A l’occasion de la traditionnelle Fête de la Musique, la Préfecture de la Haute-Garonne accueillait les Toulousains et tous les curieux de passage à une manifestation exceptionnelle de l’ensemble de cuivres anciens de la ville rose, Les Sacqueboutiers. Il était prévu d’organiser ce concert dans l’imposante grande cour du beau bâtiment séculaire. Les conditions météorologiques plus que médiocres pour ce premier jour de l’été (!) en ont décidé autrement. Repliés dans la belle salle de l’orangerie, les quatorze musiciens qui constituaient ce jour-là l’ensemble ont attiré un public nombreux et ravi de l’aubaine.
Les instruments anciens, pratiqués de nos jours avec toute la maîtrise acquise par ces musiciens rompus à l’exercice, nécessitent toujours une présentation réclamée par le public. Jean-Pierre Canihac et Philippe Canguilhem se prêtent à l’exercice avec simplicité et pédagogie. Ils dévoilent ainsi les secrets d’une association du groupe des cuivres avec celui des instruments à anches doubles.
Jean-Pierre Canihac, co-directeur musical de l’ensemble Les Sacqueboutiers, présente les instruments anciens que pratiquent ces musiciens. Ici, le cornet à bouquin
– Photo F. Machicot –
Dans le premier groupe sont réunis les trompettes naturelles (instruments redoutables, ancêtres des trompettes à pistons), les sacqueboutes (ancêtres des trombones) et les cornets à bouquin dont l’espèce, qui a brillé de tous ses feux à la Renaissance, n’a pas eu de descendance avérée. Le second rassemble les chalemies et les doulcianes, ancêtres respectivement des hautbois et des bassons. Complété par un ensemble de percussions, un tel effectif de ces instruments, aujourd’hui en pleine renaissance, se trouve rarement ainsi rassemblé.
Les Musiques pour la Grande Ecurie d’Henri IV constituent le menu de cette fin d’après-midi pluvieuse, largement éclairée et réchauffée par l’ardeur des interprètes. Comme l’explique Philippe Canguilhem, musicologue et membre des Sacqueboutiers, ces musiques de plein air remplissaient une fonction d’apparat et animaient la danse. Après une ouverture basée sur la version à cinq voix de la célèbre pièce de Clément Janequin « La Guerre », ici luxueusement instrumentée, une série de danses composent un programme joyeux et virtuose : vaudevilles, bourrées, branles, gaillardes, gavottes se succèdent. Les groupes d’instruments s’interpellent, se répondent, font assaut d’ornementation et de virtuosité, dans un opulent déploiement de couleurs.
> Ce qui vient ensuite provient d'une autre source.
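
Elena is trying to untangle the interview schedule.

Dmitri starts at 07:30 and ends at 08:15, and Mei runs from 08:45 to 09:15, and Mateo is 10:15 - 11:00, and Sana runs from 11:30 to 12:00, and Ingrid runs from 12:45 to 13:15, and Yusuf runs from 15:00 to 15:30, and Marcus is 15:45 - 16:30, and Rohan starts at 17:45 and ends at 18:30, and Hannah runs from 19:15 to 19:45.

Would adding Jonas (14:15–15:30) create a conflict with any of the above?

Dmitri: ends 08:15 at or before Jonas starts 14:15 → clear.
Mei: ends 09:15 at or before Jonas starts 14:15 → clear.
Mateo: ends 11:00 at or before Jonas starts 14:15 → clear.
Sana: ends 12:00 at or before Jonas starts 14:15 → clear.
Ingrid: ends 13:15 at or before Jonas starts 14:15 → clear.
Yusuf: starts 15:00 before Jonas ends 15:30, and ends 15:30 after Jonas starts 14:15 → overlap.
Marcus: starts 15:45 at or after Jonas ends 15:30 → clear.
Rohan: starts 17:45 at or after Jonas ends 15:30 → clear.
Hannah: starts 19:15 at or after Jonas ends 15:30 → clear.
Jonas overlaps Yusuf.

Yes — it overlaps Yusuf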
Les Sacqueboutiers pendant le concert de la fête de la musique dans l’orangerie de la Préfecture de la Haute Garonne – Photo F. Machicot –
La dernière partie du concert illustre le célèbre manuscrit musical établi par Philidor sur un ensemble d’œuvres de la cour d’Henri III jusqu’à celle de Louis XIV. Y figure une étonnante pièce qui introduit l’étrange et discrète guimbarde, ce petit instrument métallique joué entre les deux mâchoires par un percussionniste.
Trois pièces somptueuses complètent ce programme. Il s’agit de motets religieux, initialement destinés aux voix, ici transcrits pour douze instruments indépendants. Roland de Lassus, Hans Leo Hassler et Guillaume Boni (le maître de chapelle de la cathédrale Saint-Etienne de Toulouse) atteignent là une sorte d’apogée de la polyphonie, aussi richement colorée que les grandes partitions vénitiennes de Gabrieli.
Un grand merci aux musiciens, dont certains, compagnons fidèles venus de Catalogne, rejoignaient une fois de plus Les Sacqueboutiers pour cet hommage à la musique de la Renaissance. Et merci également au Préfet Henri-Michel Comet et à la DRAC pour leur invitation dans ce lieu chargé d’histoire, comme le Préfet a eu la bonne idée d’en brosser les grandes lignes en ouverture de soirée.